Zweiundvierzigstes Kapitel
    Es ist nun an der Zeit, daß wir Kit eine Weile mit seinen Gedanken und Erwartungen allein lassen und die Erlebnisse der kleinen Nell weiter verfolgen. Wir nehmen zu diesem Zweck den Faden der Erzählung dort wieder auf, wo wir ihn in einem früheren Kapitel unterbrochen haben.
    Während einer jener Abendwanderungen, bei denen sie, den zwei Schwestern in bescheidener Entfernung folgend, in dem Mitgefühl, das sie diesen entgegenbrachte, und in dem Gedanken, daß deren Prüfungen ihrer eignen innern Einsamkeit ein wenig verwandt waren, Trost und Beruhigung fand, die sie dann solche Momente glückselig empfinden ließen, obgleich die wohltuende Freude eine von jenen war, die in Tränen lebt und stirbt – während einer jener Wanderungen um die stille Dämmerstunde, da der Himmel, die Erde, die Luft,
das leicht bewegte Wasser und der Ton ferner Glocken verwandte Saiten in dem Kindesgemüt erklingen ließen und dem Mädchen beruhigende Gedanken einhauchten, keineswegs aber solche, wie sie die Kinderwelt mit ihren harmlosen Freuden kennt – während eines jener Spaziergänge, die nun ihre einzige Freude waren und sie ein wenig die Sorgen vergessen ließen, war die Dämmerung bereits in Dunkelheit, der Abend in Nacht übergegangen, und noch immer weilte das junge Wesen in der Finsternis. Fühlte sie sich doch nicht allein in der heitern Stille der Natur, während Lärmen von Menschen und blendendes Kerzenlicht wahre Einsamkeit für sie gewesen wären!
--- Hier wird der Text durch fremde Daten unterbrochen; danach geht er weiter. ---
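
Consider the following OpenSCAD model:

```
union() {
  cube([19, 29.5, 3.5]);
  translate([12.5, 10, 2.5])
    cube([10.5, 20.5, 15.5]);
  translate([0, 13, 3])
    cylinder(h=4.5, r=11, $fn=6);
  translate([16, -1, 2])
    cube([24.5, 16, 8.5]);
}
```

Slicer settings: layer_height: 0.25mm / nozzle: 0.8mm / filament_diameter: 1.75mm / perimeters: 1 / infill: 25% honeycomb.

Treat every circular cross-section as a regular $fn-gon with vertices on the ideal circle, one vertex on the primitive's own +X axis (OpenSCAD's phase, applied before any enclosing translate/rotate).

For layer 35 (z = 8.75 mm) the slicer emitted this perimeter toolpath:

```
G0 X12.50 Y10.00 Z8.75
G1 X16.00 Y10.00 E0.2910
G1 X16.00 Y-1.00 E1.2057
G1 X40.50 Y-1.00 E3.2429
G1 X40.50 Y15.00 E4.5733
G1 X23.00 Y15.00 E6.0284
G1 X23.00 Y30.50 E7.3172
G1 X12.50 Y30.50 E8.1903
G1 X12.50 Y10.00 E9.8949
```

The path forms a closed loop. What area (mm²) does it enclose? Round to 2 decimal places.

572.25 mm²

Apply the shoelace formula to the sequence of (X, Y) vertices; enclosed area = 572.25 mm².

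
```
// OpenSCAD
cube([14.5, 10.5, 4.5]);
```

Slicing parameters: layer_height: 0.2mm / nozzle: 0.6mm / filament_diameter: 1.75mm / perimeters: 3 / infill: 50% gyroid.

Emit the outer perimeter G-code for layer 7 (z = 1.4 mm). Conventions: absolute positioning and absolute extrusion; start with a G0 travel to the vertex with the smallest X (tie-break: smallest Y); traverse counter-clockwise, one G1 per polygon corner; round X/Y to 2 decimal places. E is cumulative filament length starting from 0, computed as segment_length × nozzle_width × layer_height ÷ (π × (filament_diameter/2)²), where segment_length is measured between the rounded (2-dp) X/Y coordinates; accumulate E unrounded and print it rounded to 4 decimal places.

At z = 1.4 mm: the cube (footprint 14.5×10.5) is included at this height. The outline is a single polygon with 4 vertices. Extrusion per mm of travel: 0.6 × 0.2 / (π × 0.875²) = 0.049890. Accumulating E over each segment gives final E = 2.4945.

G0 X0.00 Y0.00 Z1.40
G1 X14.50 Y0.00 E0.7234
G1 X14.50 Y10.50 E1.2473
G1 X0.00 Y10.50 E1.9707
G1 X0.00 Y0.00 E2.4945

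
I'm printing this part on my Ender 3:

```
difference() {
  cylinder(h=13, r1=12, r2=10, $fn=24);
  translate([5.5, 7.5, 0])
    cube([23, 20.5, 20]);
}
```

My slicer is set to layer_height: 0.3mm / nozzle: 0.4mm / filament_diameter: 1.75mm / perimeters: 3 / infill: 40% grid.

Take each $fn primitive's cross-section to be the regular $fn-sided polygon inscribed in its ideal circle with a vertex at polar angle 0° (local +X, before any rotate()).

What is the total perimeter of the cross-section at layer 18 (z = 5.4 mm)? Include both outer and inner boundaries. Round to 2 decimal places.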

    Die Schwestern hatten sich bereits nach Hause begeben, und sie war allein. Sie erhob die Augen zu den glänzenden Sternen, die so mild aus der weiten, lustigen Weltenferne herniederschauten, und während sie so hinsah, fand sie, wie immer neue Sterne vor ihren Blicken auftauchten, immer mehr und mehr, bis das ganze unermeßliche Firmament von glänzenden Sphären funkelte, die sich immer höher und höher in dem unermeßlichen Raum erhoben, unendlich an Zahl, wie ewig in ihrem wandellosen und reinen Dasein. Sie beugte sich über den ruhigen Strom und sah sie in derselben majestätischen Ordnung schimmern, wie sie damals durch die angeschwellten Wasser leuchtend der Taube Noahs erschienen sein mochten, als die Spitzen der Berge und das tote Menschengeschlecht um Millionen Klafter unter ihr lagen.
    Die Kleine saß schweigend unter einem Baume und wagte kaum zu atmen in der Stille der Nacht und der sie begleitenden Wunder.